Question

Segment
`$s_1$` has endpoints at
`$(3+√(2),5)$` and
`$(4,7)$`. Segment
`$s_2$` has endpoints at
`$(6-√(2),3)$` and
`$(3,5)$`. Find the midpoint of the segment with endpoints at the midpoints of
`$s_1$` and
`$s_2$`. Express your answer as
`$(a,b)$`.

Answer 1

The midpoint of the segment with endpoints at the midpoints of s1 and s2 is (4,5).

Explanation:

Midpoint of a segment:

The coordinates of the midpoint of a segment are the mean of the coordinates of the endpoints of the segment.

Midpoint of s1:

Using the endpoints given in the exercise.

`x = (3 + √(2) + 4)/(2) = (7 + √(2))/(2)`

`y = (5 + 7)/(2) = (12)/(2) = 6`

Thus:

`M_(s1) = ((7 + √(2))/(2),6)`

Midpoint of s2:

`x = (6 - √(2) + 3)/(2) = (9 - √(2))/(2)`

`y = (3 + 5)/(2) = (8)/(2) = 4`

Thus:

`M_(s2) = ((9 - √(2))/(2), 4)`

Find the midpoint of the segment with endpoints at the midpoints of s1 and s2.

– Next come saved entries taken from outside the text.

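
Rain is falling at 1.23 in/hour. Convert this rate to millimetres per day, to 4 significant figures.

749.8 mm/day

1.23 in/hour × 25.4 mm/in × 24 hour/day = 749.8 mm/day.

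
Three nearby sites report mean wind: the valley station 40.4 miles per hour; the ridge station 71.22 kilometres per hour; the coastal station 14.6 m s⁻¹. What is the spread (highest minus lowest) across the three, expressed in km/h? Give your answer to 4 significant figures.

the valley station: 40.4 mph = 65.0175 km/h.
the coastal station: 14.6 m/s = 52.5600 km/h.
Spread: 71.2200 − 52.5600 = 18.66 km/h.

18.66 km/h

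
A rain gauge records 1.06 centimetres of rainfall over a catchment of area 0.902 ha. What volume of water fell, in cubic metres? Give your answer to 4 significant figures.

Depth: 1.06 cm × 10 = 10.6 mm.
Area: 0.902 ha = 9020 m².
1 mm over 1 m² is 1 L, so volume = 10.6 × 9020 = 95612 L = 95.61 m³.

95.61 cubic metres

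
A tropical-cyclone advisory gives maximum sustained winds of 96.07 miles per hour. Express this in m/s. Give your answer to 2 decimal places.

42.95 m/s

1 mph = 0.44704 m/s, so 96.07 × 0.44704 = 42.95 m/s.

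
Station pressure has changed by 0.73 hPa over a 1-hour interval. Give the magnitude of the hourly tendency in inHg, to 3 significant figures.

0.73 hPa / 1 h × 0.02953 inHg/hPa = 0.0216 inHg/h.

0.0216 inHg per hour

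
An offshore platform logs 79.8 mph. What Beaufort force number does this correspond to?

79.8 mph = 35.7 m/s, which is Beaufort 12 (hurricane force, ≥32.7 m/s).

Beaufort force 12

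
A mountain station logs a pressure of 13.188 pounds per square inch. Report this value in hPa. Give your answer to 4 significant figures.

909.3 hPa

1 psi = 68.9476 hPa, so 13.188 × 68.9476 = 909.3 hPa.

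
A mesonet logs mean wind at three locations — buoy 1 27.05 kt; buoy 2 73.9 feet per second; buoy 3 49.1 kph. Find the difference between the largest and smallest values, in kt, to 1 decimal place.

buoy 2: 73.9 ft/s = 43.785 kt.
buoy 3: 49.1 km/h = 26.512 kt.
Spread: 43.785 − 26.512 = 17.3 kt.

17.3 kt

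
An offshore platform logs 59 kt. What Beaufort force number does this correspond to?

Beaufort force 11

59 kt lies in the Beaufort 11 band (violent storm, 56–63 kt).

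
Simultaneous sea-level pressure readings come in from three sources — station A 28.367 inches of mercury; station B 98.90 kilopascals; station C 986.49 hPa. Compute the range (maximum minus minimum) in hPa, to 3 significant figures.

28.4 hPa

station A: 28.367 inHg = 960.617 hPa.
station B: 98.90 kPa = 989.000 hPa.
Spread: 989.000 − 960.617 = 28.4 hPa.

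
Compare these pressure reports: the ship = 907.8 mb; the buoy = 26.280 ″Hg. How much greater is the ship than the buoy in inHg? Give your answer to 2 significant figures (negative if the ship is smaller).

0.53 inHg

the ship: 907.8 mb = 26.8073 inHg.
Difference: 26.8073 − 26.2800 = 0.53 inHg.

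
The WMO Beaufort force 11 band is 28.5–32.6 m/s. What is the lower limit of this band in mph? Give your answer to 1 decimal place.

63.8 mph

28.5–32.6 m/s × 2.237 = 63.8–72.9 mph.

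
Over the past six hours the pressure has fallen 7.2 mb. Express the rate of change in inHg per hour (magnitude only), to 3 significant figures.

0.0354 inHg per hour

7.2 mb / 6 h × 0.02953 inHg/mb = 0.0354 inHg/h.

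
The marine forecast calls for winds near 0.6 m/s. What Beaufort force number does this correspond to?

Beaufort force 1

0.6 m/s lies in the Beaufort 1 band (light air, 0.3–1.5 m/s).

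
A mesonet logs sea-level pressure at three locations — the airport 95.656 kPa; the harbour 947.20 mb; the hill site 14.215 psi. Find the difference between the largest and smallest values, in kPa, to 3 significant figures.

3.29 kPa

the harbour: 947.20 mb = 94.7200 kPa.
the hill site: 14.215 psi = 98.0090 kPa.
Spread: 98.0090 − 94.7200 = 3.29 kPa.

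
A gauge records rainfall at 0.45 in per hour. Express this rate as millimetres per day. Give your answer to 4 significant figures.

274.3 mm/day

0.45 in/hour × 25.4 mm/in × 24 hour/day = 274.3 mm/day.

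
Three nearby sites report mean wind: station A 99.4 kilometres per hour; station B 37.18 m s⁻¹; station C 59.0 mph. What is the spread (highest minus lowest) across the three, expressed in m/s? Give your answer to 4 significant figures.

10.80 m/s

station A: 99.4 km/h = 27.6111 m/s.
station C: 59.0 mph = 26.3754 m/s.
Spread: 37.1800 − 26.3754 = 10.80 m/s.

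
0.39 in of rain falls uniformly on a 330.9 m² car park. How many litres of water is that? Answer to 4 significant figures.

3278 litres

Depth: 0.39 in × 25.4 = 9.906 mm.
1 mm over 1 m² is 1 L, so volume = 9.906 × 330.9 = 3277.8954 L ≈ 3278 L.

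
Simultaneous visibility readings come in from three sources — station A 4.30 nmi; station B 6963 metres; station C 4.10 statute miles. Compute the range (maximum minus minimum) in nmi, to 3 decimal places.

0.737 nmi

station B: 6963 m = 3.75972 nmi.
station C: 4.10 SM = 3.56280 nmi.
Spread: 4.30000 − 3.56280 = 0.737 nmi.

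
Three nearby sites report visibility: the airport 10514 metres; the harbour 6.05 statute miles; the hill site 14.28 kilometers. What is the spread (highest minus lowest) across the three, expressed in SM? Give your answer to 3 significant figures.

the airport: 10514 m = 6.5331 SM.
the hill site: 14.28 km = 8.8732 SM.
Spread: 8.8732 − 6.0500 = 2.82 SM.

2.82 SM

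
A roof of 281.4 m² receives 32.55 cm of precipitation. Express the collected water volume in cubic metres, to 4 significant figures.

91.60 cubic metres

Depth: 32.55 cm × 10 = 325.5 mm.
1 mm over 1 m² is 1 L, so volume = 325.5 × 281.4 = 91595.7 L = 91.60 m³.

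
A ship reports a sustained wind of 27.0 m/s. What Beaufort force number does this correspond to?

27.0 m/s lies in the Beaufort 10 band (storm, 24.5–28.4 m/s).

Beaufort force 10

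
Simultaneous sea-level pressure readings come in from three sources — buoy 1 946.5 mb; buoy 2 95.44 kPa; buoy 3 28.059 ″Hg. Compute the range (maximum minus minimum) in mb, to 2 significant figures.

7.9 mb

buoy 2: 95.44 kPa = 954.400 mb.
buoy 3: 28.059 inHg = 950.187 mb.
Spread: 954.400 − 946.500 = 7.9 mb.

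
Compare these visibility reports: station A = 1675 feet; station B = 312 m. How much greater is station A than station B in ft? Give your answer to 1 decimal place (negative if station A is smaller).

station B: 312 m = 1023.622 ft.
Difference: 1675.000 − 1023.622 = 651.4 ft.

651.4 ft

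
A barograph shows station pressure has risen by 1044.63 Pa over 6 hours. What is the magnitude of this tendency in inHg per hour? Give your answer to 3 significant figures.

0.0514 inHg per hour

1044.63 Pa / 6 h × 0.0002953 inHg/Pa = 0.0514 inHg/h.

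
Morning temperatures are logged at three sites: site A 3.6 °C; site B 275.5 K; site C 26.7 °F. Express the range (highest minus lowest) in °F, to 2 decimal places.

11.78 °F

site B: 275.5 K = 2.350 °C.
site C: 26.7 °F = -2.944 °C.
Spread: 3.600 − (-2.944) = 6.544 °C = 11.78 °F.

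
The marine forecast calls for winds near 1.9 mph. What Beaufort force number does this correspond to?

Beaufort force 1

1.9 mph = 0.8 m/s, which is Beaufort 1 (light air, 0.3–1.5 m/s).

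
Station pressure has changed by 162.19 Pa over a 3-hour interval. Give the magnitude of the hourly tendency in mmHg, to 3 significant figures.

162.19 Pa / 3 h × 0.00750062 mmHg/Pa = 0.406 mmHg/h.

0.406 mmHg per hour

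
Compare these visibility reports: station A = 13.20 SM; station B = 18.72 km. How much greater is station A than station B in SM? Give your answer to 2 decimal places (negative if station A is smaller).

1.57 SM

station B: 18.72 km = 11.6321 SM.
Difference: 13.2000 − 11.6321 = 1.57 SM.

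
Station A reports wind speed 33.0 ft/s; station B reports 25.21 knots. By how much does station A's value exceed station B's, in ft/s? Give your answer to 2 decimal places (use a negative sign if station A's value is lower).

station B: 25.21 kt = 42.5497 ft/s.
Difference: 33.0000 − 42.5497 = -9.55 ft/s.

-9.55 ft/s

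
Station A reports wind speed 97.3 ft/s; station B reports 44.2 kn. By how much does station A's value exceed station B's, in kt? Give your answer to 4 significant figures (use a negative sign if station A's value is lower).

13.45 kt

station A: 97.3 ft/s = 57.6487 kt.
Difference: 57.6487 − 44.2000 = 13.45 kt.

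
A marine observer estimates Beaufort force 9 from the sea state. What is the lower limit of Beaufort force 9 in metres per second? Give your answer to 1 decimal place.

Beaufort 9 (strong gale) spans 20.8–24.4 m/s.

20.8 m/s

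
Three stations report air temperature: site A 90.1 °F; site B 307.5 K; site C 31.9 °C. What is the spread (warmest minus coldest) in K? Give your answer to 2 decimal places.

site A: 90.1 °F = 32.278 °C.
site B: 307.5 K = 34.350 °C.
Spread: 34.350 − 31.900 = 2.450 °C.

2.45 K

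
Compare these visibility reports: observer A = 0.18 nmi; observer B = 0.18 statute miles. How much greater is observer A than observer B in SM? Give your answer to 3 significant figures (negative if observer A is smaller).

0.0271 SM

observer A: 0.18 nmi = 0.207140 SM.
Difference: 0.207140 − 0.180000 = 0.0271 SM.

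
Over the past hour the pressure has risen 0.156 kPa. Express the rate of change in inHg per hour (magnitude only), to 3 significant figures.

0.156 kPa / 1 h × 0.2953 inHg/kPa = 0.0461 inHg/h.

0.0461 inHg per hour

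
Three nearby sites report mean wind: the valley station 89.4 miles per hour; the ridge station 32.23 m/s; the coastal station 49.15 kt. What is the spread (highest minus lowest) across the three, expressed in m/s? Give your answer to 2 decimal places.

14.68 m/s

the valley station: 89.4 mph = 39.9654 m/s.
the coastal station: 49.15 kt = 25.2849 m/s.
Spread: 39.9654 − 25.2849 = 14.68 m/s.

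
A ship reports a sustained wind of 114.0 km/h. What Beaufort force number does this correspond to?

Beaufort force 11

114.0 km/h = 31.7 m/s, which is Beaufort 11 (violent storm, 28.5–32.6 m/s).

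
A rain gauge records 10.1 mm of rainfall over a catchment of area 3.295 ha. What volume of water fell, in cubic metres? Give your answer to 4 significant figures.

Area: 3.295 ha = 32950 m².
1 mm over 1 m² is 1 L, so volume = 10.1 × 32950 = 332795 L = 332.8 m³.

332.8 cubic metres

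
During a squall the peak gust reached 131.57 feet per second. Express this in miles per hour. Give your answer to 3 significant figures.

89.7 mph

1 ft/s = 0.681818 mph, so 131.57 × 0.681818 = 89.7 mph.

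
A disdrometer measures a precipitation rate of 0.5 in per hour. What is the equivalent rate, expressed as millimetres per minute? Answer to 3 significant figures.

0.5 in/hour × 25.4 mm/in × 0.0166667 hour/minute = 0.212 mm/minute.

0.212 mm/minute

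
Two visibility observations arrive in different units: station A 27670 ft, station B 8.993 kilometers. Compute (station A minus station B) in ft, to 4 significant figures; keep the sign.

-1835 ft

station B: 8.993 km = 29504.59 ft.
Difference: 27670.00 − 29504.59 = -1835 ft.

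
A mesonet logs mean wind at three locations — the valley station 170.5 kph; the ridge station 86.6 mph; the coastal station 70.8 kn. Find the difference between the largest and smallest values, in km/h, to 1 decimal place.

39.4 km/h

the ridge station: 86.6 mph = 139.369 km/h.
the coastal station: 70.8 kt = 131.122 km/h.
Spread: 170.500 − 131.122 = 39.4 km/h.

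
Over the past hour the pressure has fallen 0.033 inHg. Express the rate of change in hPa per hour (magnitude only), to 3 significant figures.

1.12 hPa per hour

0.033 inHg / 1 h × 33.8639 hPa/inHg = 1.12 hPa/h.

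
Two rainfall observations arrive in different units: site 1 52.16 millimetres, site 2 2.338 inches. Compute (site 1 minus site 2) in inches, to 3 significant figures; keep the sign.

-0.284 in

site 1: 52.16 mm = 2.05354 in.
Difference: 2.05354 − 2.33800 = -0.284 in.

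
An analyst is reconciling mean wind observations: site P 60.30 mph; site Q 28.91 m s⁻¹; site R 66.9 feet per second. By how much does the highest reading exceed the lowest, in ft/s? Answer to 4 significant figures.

27.95 ft/s

site P: 60.30 mph = 88.4400 ft/s.
site Q: 28.91 m/s = 94.8491 ft/s.
Spread: 94.8491 − 66.9000 = 27.95 ft/s.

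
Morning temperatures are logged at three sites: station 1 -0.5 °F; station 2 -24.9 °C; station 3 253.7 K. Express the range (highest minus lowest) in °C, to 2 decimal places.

station 1: -0.5 °F = -18.056 °C.
station 3: 253.7 K = -19.450 °C.
Spread: (-18.056) − (-24.900) = 6.844 °C.

6.84 °C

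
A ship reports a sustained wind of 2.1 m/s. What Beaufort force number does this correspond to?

Beaufort force 2

2.1 m/s lies in the Beaufort 2 band (light breeze, 1.6–3.3 m/s).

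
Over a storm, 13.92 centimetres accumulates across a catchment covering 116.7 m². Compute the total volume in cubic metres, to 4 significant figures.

16.24 cubic metres

Depth: 13.92 cm × 10 = 139.2 mm.
1 mm over 1 m² is 1 L, so volume = 139.2 × 116.7 = 16244.64 L = 16.24 m³.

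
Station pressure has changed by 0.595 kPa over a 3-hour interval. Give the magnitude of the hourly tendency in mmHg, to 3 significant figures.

0.595 kPa / 3 h × 7.50062 mmHg/kPa = 1.49 mmHg/h.

1.49 mmHg per hour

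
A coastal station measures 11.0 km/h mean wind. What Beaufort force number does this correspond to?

Beaufort force 2

11.0 km/h = 3.1 m/s, which is Beaufort 2 (light breeze, 1.6–3.3 m/s).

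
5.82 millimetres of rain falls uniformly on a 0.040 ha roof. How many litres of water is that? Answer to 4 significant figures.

Area: 0.040 ha = 400 m².
1 mm over 1 m² is 1 L, so volume = 5.82 × 400 = 2328 L.

2328 litres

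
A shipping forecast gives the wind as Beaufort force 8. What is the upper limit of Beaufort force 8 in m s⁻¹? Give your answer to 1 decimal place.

20.7 m/s

Beaufort 8 (gale) spans 17.2–20.7 m/s.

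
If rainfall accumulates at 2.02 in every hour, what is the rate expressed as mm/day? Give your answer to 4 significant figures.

1231 mm/day

2.02 in/hour × 25.4 mm/in × 24 hour/day = 1231 mm/day.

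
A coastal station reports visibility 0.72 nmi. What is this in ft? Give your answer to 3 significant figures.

1 nmi = 6076.12 ft, so 0.72 × 6076.12 = 4370 ft.

4370 ft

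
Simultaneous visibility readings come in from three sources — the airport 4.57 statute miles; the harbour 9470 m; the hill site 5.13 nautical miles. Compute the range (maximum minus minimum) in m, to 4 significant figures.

the airport: 4.57 SM = 7354.70 m.
the hill site: 5.13 nmi = 9500.76 m.
Spread: 9500.76 − 7354.70 = 2146 m.

2146 m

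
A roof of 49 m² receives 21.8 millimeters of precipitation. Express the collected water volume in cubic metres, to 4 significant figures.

1 mm over 1 m² is 1 L, so volume = 21.8 × 49 = 1068.2 L = 1.068 m³.

1.068 cubic metres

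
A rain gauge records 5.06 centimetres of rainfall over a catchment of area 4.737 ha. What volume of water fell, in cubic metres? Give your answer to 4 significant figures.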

Now the midpoint of the segment with endpoints
`M_(s1)` and
`M_(s2)`. So

`x = ((7 + √(2))/(2) + (9 - √(2))/(2))/(2) = (16)/(4) = 4`

`y = (6 + 4)/(2) = (10)/(2) = 5`

The midpoint of the segment with endpoints at the midpoints of s1 and s2 is (4,5).